Another example of Raymond James’ success in recruiting advisors and brokers from the wirehouses was provided on Thursday, when the firm announced it added Steve Harman, Mark DeGon and Jake Phillips to Raymond James & Associates, its advisor channel, in Spokane, Washington.

The advisor team was picked up from Merrill Lynch, where they had managed about $409 million in client assets, Raymond James said.

Together, they now operate as Panorama Wealth Management of Raymond James and work alongside client service associates Jennifer Jones and Kaitlyn Harman.

Recent Trends

Recruiting trends overall are pretty similar in 2022 to what they were last year, although “I would say more teams, bigger teams” are being recruited of late, a trend that Curtis said “may just be indicative of the industry more so than anything specific to 2022.”

Asked if the recent market downturn had affected recruiting at all, he told ThinkAdvisor: “Not that we’ve seen so far.”

But he added: “We’ve seen over time [that] markets go up and markets go down. And when the markets are very volatile, certainly I would say that will cause advisors maybe to hit the pause button because, if they’re needing to tend to client inquiries during a very volatile period, if they committed to join us during that window, they may defer because they want to make sure” their clients are taken care of.

However, “we’ve had advisors join us during volatile periods [and] during less volatile periods.” For now, recruitment “seems to be pretty steady,” he said.

Sweetening Recruitment Packages

As of Sept. 30, the end of the firm’s fiscal year, Raymond James had a total of 8,482 advisors, up from 8,239 a year earlier, it said. That included 3,461 in its employee channel (up from 3,404) and 5,021 independent contractors (up from 4,835).

Raymond James started seeing its overall advisor headcount rise last year, after the firm improved its recruitment packages to be more competitive against rivals, Paul Reilly, its CEO, said in April 2021.

“We continue to be one of the top recruiters of advisors” and “attrition is less than 1%,” Reilly said at Elevate.

New Advantages

What stands to only help recruit advisors is the new affiliation option for independent financial advisors: a corporate registered investment advisor model for investment advisor representatives, or IARs, who run fee-only practices that the firm announced last week.
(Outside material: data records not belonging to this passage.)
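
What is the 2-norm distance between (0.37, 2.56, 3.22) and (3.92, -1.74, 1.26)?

(Σ|x_i - y_i|^2)^(1/2) = (|0.37 - 3.92|^2 + |2.56 - (-1.74)|^2 + |3.22 - 1.26|^2)^(1/2)
= (3.55^2 + 4.3^2 + 1.96^2)^(1/2) = (12.6025 + 18.49 + 3.8416)^(1/2) = (34.9341)^(1/2) ≈ 5.9105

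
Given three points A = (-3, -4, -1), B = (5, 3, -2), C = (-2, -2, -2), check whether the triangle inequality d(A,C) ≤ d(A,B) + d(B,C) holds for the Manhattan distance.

d(A,B) = 8 + 7 + 1 = 16, d(B,C) = 7 + 5 + 0 = 12, d(A,C) = 1 + 2 + 1 = 4.
d(A,C) = 4 ≤ 16 + 12 = 28. Triangle inequality is satisfied.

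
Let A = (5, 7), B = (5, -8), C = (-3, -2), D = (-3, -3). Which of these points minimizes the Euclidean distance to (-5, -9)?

Distances: d(A) ≈ 18.868, d(B) ≈ 10.0499, d(C) ≈ 7.2801, d(D) ≈ 6.3246. Nearest: D = (-3, -3) with distance 6.3246.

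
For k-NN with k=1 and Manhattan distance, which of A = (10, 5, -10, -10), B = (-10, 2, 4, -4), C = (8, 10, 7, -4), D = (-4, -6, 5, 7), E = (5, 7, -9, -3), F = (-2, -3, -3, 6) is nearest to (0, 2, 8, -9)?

Distances: d(A) = 32, d(B) = 19, d(C) = 22, d(D) = 31, d(E) = 33, d(F) = 33. Nearest: B = (-10, 2, 4, -4) with distance 19.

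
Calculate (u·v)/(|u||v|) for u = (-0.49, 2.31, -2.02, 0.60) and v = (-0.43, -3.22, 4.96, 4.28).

With u = (-0.49, 2.31, -2.02, 0.60), v = (-0.43, -3.22, 4.96, 4.28):
u·v = (-0.49)·(-0.43) + 2.31·(-3.22) + (-2.02)·4.96 + 0.6·4.28 = 0.2107 + (-7.4382) + (-10.0192) + 2.568 = -14.6787.
|u| = √((-0.49)² + 2.31² + (-2.02)² + 0.6²) = √(0.2401 + 5.3361 + 4.0804 + 0.36) = √10.0166, |v| = √((-0.43)² + (-3.22)² + 4.96² + 4.28²) = √(0.1849 + 10.3684 + 24.6016 + 18.3184) = √53.4733.
cos θ = (u·v)/(|u||v|) = -14.6787/(√10.0166·√53.4733) ≈ -0.6342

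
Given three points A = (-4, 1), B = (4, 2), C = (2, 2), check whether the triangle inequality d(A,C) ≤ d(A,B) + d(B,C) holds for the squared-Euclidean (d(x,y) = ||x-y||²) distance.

d(A,B) = 8² + 1² = 65, d(B,C) = 2² + 0² = 4, d(A,C) = 6² + 1² = 37.
d(A,C) = 37 ≤ 65 + 4 = 69. Triangle inequality is satisfied.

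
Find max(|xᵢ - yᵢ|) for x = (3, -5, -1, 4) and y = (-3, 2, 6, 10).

max(|x_i - y_i|) = max(|3 - (-3)|, |-5 - 2|, |-1 - 6|, |4 - 10|) = max(6, 7, 7, 6) = 7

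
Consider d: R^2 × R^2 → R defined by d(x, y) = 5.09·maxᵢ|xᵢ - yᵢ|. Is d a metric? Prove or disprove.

Yes. The L∞ (Chebyshev) norm induces a metric on R^2, and multiplying a metric by a positive constant 5.09 > 0 preserves all four axioms: non-negativity (5.09·||x-y|| ≥ 0), identity (5.09·||x-y|| = 0 ⟺ ||x-y|| = 0 ⟺ x = y), symmetry (||x-y|| = ||y-x||), and the triangle inequality (5.09·||x-z|| ≤ 5.09·||x-y|| + 5.09·||y-z||). So d is a metric.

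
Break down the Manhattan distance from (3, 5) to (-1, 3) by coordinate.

Σ|x_i - y_i| = |3 - (-1)| + |5 - 3| = 4 + 2 = 6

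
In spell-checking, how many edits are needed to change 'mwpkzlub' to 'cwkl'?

Let D[i][j] be the edit distance between the first i characters of 'mwpkzlub' and the first j characters of 'cwkl', with D[i][0] = i, D[0][j] = j, and D[i][j] = D[i-1][j-1] if the characters match, else 1 + min(D[i-1][j], D[i][j-1], D[i-1][j-1]). Filling the table (rows: prefixes of 'mwpkzlub', columns: prefixes of 'cwkl'):
     ε  c  w  k  l
  ε  0  1  2  3  4
  m  1  1  2  3  4
  w  2  2  1  2  3
  p  3  3  2  2  3
  k  4  4  3  2  3
  z  5  5  4  3  3
  l  6  6  5  4  3
  u  7  7  6  5  4
  b  8  8  7  6  5
The bottom-right entry gives D[8][4] = 5, so no sequence of fewer than 5 edits works. Backtracking through the table gives one optimal edit sequence (5 edits):
  mwpkzlub → cwpkzlub (sub m→c @1)
  cwpkzlub → cwkzlub (del p @3)
  cwkzlub → cwklub (del z @4)
  cwklub → cwklb (del u @5)
  cwklb → cwkl (del b @5)
Edit distance = 5.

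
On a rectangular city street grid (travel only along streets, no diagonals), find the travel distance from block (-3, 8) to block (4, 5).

Σ|x_i - y_i| = |-3 - 4| + |8 - 5| = 7 + 3 = 10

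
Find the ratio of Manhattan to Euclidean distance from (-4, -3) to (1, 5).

L1 = |-4 - 1| + |-3 - 5| = 5 + 8 = 13
L2 = √(5² + 8²) = √89 ≈ 9.434
L1 ≥ L2 always (equality iff movement is along one axis); L1 > L2 here.
Ratio L1/L2 = 13/√89 ≈ 1.378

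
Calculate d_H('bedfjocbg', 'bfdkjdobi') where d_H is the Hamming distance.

Differing positions: 2, 4, 6, 7, 9. Hamming distance = 5.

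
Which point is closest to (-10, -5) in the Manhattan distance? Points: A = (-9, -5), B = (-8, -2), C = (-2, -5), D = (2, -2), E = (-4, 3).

Distances: d(A) = 1, d(B) = 5, d(C) = 8, d(D) = 15, d(E) = 14. Nearest: A = (-9, -5) with distance 1.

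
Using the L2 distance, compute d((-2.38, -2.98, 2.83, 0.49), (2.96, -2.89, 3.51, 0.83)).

(Σ|x_i - y_i|^2)^(1/2) = (|-2.38 - 2.96|^2 + |-2.98 - (-2.89)|^2 + |2.83 - 3.51|^2 + |0.49 - 0.83|^2)^(1/2)
= (5.34^2 + 0.09^2 + 0.68^2 + 0.34^2)^(1/2) = (28.5156 + 0.0081 + 0.4624 + 0.1156)^(1/2) = (29.1017)^(1/2) ≈ 5.3946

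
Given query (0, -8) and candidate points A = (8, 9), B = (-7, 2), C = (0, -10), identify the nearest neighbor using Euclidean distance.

Distances: d(A) ≈ 18.7883, d(B) ≈ 12.2066, d(C) = 2. Nearest: C = (0, -10) with distance 2.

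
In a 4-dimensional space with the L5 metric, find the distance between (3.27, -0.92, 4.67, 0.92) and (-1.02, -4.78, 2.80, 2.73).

(Σ|x_i - y_i|^5)^(1/5) = (|3.27 - (-1.02)|^5 + |-0.92 - (-4.78)|^5 + |4.67 - 2.8|^5 + |0.92 - 2.73|^5)^(1/5)
= (4.29^5 + 3.86^5 + 1.87^5 + 1.81^5)^(1/5) ≈ (1453.0697 + 856.9126 + 22.8669 + 19.4264)^(1/5) = (2352.2756)^(1/5) ≈ 4.7239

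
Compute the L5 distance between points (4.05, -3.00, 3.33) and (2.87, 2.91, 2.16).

(Σ|x_i - y_i|^5)^(1/5) = (|4.05 - 2.87|^5 + |-3 - 2.91|^5 + |3.33 - 2.16|^5)^(1/5)
= (1.18^5 + 5.91^5 + 1.17^5)^(1/5) ≈ (2.2878 + 7210.0355 + 2.1924)^(1/5) = (7214.5157)^(1/5) ≈ 5.9107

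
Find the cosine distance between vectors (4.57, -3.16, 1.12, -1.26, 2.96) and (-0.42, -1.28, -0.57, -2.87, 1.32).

With u = (4.57, -3.16, 1.12, -1.26, 2.96), v = (-0.42, -1.28, -0.57, -2.87, 1.32):
u·v = 4.57·(-0.42) + (-3.16)·(-1.28) + 1.12·(-0.57) + (-1.26)·(-2.87) + 2.96·1.32 = (-1.9194) + 4.0448 + (-0.6384) + 3.6162 + 3.9072 = 9.0104.
|u| = √(4.57² + (-3.16)² + 1.12² + (-1.26)² + 2.96²) = √(20.8849 + 9.9856 + 1.2544 + 1.5876 + 8.7616) = √42.4741, |v| = √((-0.42)² + (-1.28)² + (-0.57)² + (-2.87)² + 1.32²) = √(0.1764 + 1.6384 + 0.3249 + 8.2369 + 1.7424) = √12.119.
cos θ = (u·v)/(|u||v|) = 9.0104/(√42.4741·√12.119) ≈ 0.3971
Cosine distance = 1 - cos θ ≈ 1 - 0.3971 = 0.6029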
“We’ve had a successful pilot internally,” Jodi Perry, president of the Independent Contractor Division of Raymond James, told reporters at Elevate. “We actually moved a couple of branches internally, just so we could make sure that we had everything buttoned up before we went out publicly with it.”

The new option gives advisors the ability to “drop their Series 7” license from the Financial Industry Regulatory Authority and “do all of their fee-based business under the corporate RIA, and that’s an alternative to them actually setting up their own registered entity,” she explained.

“So it gives people more flexibility to be able to just do fee-based business … [and] it’s just one more way we can support them,” she added.

Some advisors may also find the new Admin Extension program that Raymond James announced at Elevate appealing. It offers advisors turnkey administrative support from experienced branch associates.

As Raymond James employees, the AdminExt team is trained and proficient across the firm’s processes and applications to help advisors more efficiently manage and expand their businesses, according to Curtis.

“In addition to freeing advisor time and solving staffing challenges, the extensive knowledge and dedicated focus of the branch professionals differentiates them as consultants capable of improving practice efficiencies,” he said.

AdminExt associates operate remotely as Raymond James employees, eliminating limitations related to office space or practice location, according to the company.

AdminExt is now available to independent branch owners, with engagement options starting at a three-month minimum length of coverage and no renewal term limitations.

The new program will also be available to augment support staff needs for advisors transitioning their business to Raymond James, the company said. The service will be expanded to other PCG affiliation options in the future, according to Curtis.

Pictured: Raymond James Private Client Group President Scott Curtis.